In various of the more high-profile cases such as Polygon, Tisbury and Pendragon the managers have received some negative press coverage for the way they handled the issue. This was in spite of the fact that, in each of these three particular cases, the managers actually came to quite different decisions about how they should respond.
And, although their responses were all different, it seems to me that they each probably did more or less the right thing because they were not facing quite the same problem.
Domino effect
In the case of Polygon, assets have reportedly dropped this year by more than $1.5 billion, or around 25%. This sharp rise in redemptions was stimulated, it is rumoured, by the decision of one major investor (said to be a very large European fund of funds) to redeem. This caused a mini domino effect as some other investors tried to get redemption notices in too so as not to be blocked by the funds 10% gate provision for each quarterly dealing date.
Polygons solution to what founding partner Paddy Dear described as this "prisoners dilemma" was to create a new share class, guaranteeing each and every investor that they can redeem a minimum of at least 12.5% (and in normal market conditions, up to 100%) at each dealing date, rather than being subject to the 10% collective limit. The move was well received, with 85% of investors switching to this new class.
As for Tisbury, the fund was hit by massive redemption requests amounting to some 70% of the $2 billion the fund was managing at the end of 2007. Tisbury also had a 10% gate provision.
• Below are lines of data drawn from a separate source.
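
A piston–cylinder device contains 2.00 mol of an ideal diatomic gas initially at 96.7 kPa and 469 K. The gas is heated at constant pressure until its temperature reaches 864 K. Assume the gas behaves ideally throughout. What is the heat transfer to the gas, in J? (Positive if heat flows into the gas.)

23000 J

V₁ = nRT₁/P₁ = 2.00×8.314×469/96.7 = 80.6 L.
Isobaric: P stays 96.7 kPa; V/T = const ⇒ T₂ = 864 K, V₂ = 149 L.
W = PΔV = 96.7×(149−80.6) kPa·L = 6570 J.
ΔU = nCvΔT = 2.00×20.8×(864−469) = 16400 J.
Q = ΔU + W = nCpΔT = 23000 J.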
But, in its case, the team decided it would be wrong to block so many investors trying to redeem.
To stay in the game for the longer term, Tisbury decided 85% of the money could go immediately, with the remaining 15% side-pocketed in less liquid investments that would be worked out over a longer time frame. With relevant redemption penalties paid back into the fund, this met with strong approval from the remaining investors.
With Pendragon, the degree of redemptions was more similar to Polygons at about 25% to 30% of the fund cutting assets to about $2 billion. But Pendragon had always maintained relatively easy liquidity terms applying no gate or penalty on redemptions up to 20% at each quarterly dealing date. But in its original provisions, it did warn that it would be at the discretion of directors whether or not to apply a penalty if redemptions exceeded 20%.
After discussion internally and with investors, Pendragon ultimately decided to impose the penalty resulting in some criticism in the press, despite the fact that investors could roll over the relevant amount above the 20% ceiling to the next dealing date if they wanted to avoid it.
Small print
It was a debatable response, because redeeming investors would no doubt have been very pleased if the fee was waived. But imposing it was certainly in the interests of remaining investors, and they were in the clear majority.
No doubt these and other cases will act as a strong reminder for investors to study the small print in every fund prospectus more closely.
It might also serve to boost the popularity of more liquid strategies such as macro funds and CTAs which have generally been doing very well this year, and remind investors that illiquidity should only be accepted at the right price.